Press this into the bottom and slightly up the sides of your prepared springform pan. Set this aside.
Now to preheat your oven to 350° and begin your cheesecake batter.
Put the cream cheese in a medium to large mixing bowl.
Add the sugar and vanilla
Using your hand mixer, mix this until smooth. It does not have to be perfect, but close to smooth is fine.
Then begin adding your eggs, one at a time, and blend well between additions.
Once all the eggs are in and mixed, continue mixing, on low to medium speed, until your batter is silky smooth. This only takes another minute or two.

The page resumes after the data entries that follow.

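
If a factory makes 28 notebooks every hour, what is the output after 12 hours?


Production rate: 28 notebooks per hour
Time: 12 hours
Total: 28 x 12 = 336 notebooks

336 notebooks


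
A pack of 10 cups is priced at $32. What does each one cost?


Total cost: $32
Number of items: 10
Unit price: $32 / 10 = $3.20

$3.20


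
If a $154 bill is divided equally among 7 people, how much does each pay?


Total bill: $154
Number of people: 7
Each pays: $154 / 7 = $22

$22


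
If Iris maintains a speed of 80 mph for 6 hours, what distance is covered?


Use the formula: distance = speed x time
Speed = 80 mph, Time = 6 hours
80 x 6 = 480 miles

480 miles


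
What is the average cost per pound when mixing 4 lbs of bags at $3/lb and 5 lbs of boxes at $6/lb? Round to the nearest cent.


Cost of bags:
4 x $3 = $12
Cost of boxes:
5 x $6 = $30
Total cost: $12 + $30 = $42
Total weight: 9 lbs
Average: $42 / 9 = $4.6666... ≈ $4.67/lb

$4.67/lb


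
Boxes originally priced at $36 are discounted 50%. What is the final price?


Calculate the discount amount:
50% of $36 = $18
Subtract from original:
$36 - $18 = $18

$18


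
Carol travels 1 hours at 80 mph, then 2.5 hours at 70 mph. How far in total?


Leg 1 distance:
80 x 1 = 80 miles
Leg 2 distance:
70 x 2.5 = 175 miles
Total distance:
80 + 175 = 255 miles

255 miles


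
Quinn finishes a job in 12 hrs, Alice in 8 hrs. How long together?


Quinn's rate: 1/12 of the job per hour
Alice's rate: 1/8 of the job per hour
Combined rate: 1/12 + 1/8 = 5/24 per hour
Time = 1 / (5/24) = 24/5 = 4.8 hours

4.8 hours


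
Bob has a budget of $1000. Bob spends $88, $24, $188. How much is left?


Add up expenses:
$88 + $24 + $188 = $300
Subtract from budget:
$1000 - $300 = $700

$700


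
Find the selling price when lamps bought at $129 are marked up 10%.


Calculate the markup amount:
10% of $129 = $12.90
Add to cost:
$129 + $12.90 = $141.90

$141.90


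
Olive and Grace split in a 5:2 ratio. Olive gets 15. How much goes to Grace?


Find the multiplier:
15 / 5 = 3
Apply to Grace's share:
2 x 3 = 6

6


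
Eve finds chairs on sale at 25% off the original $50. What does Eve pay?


Calculate the discount amount:
25% of $50 = $12.50
Subtract from original:
$50 - $12.50 = $37.50

$37.50


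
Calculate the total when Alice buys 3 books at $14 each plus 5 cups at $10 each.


Cost of books:
3 x $14 = $42
Cost of cups:
5 x $10 = $50
Add both:
$42 + $50 = $92

$92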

From here, add your batter to your prepared springform pan with the graham cracker crust.
Smooth it out and give it a gentle jiggle. I also like to gently drop mine on my countertop a couple of times, just to make sure that any air bubbles are out.
Put your beautiful cheesecake into the 350° oven and set your timer for 45 minutes.
Check on it after 45 minutes. jiggle the pan slightly to see if it has set yet. If it seems real “sloshy”, leave it in a bit longer. Mine usually take another 10 – 15 minutes from here, but I still like to check in on it at the 45-minute mark. When it is done, it should have some slightly golden brown spots around the outside and you should be able to touch the surface lightly without batter sticking to your finger.
Now comes the hard part. You have to WAIT! Let it cool at room temperature for about a half hour, or until you can comfortably handle it with your bare hands. Move it to your refrigerator now. Cool it in the fridge for 3 – 4 hours, or overnight, if you can wait that long! Remove it from the fridge and enjoy! You can top it with fruit, chocolate chips, peanut butter chips, or whatever you like. The options are virtually endless with this versatile cheesecake recipe!
This recipe is so simple. It is a perfect cheesecake recipe for beginners.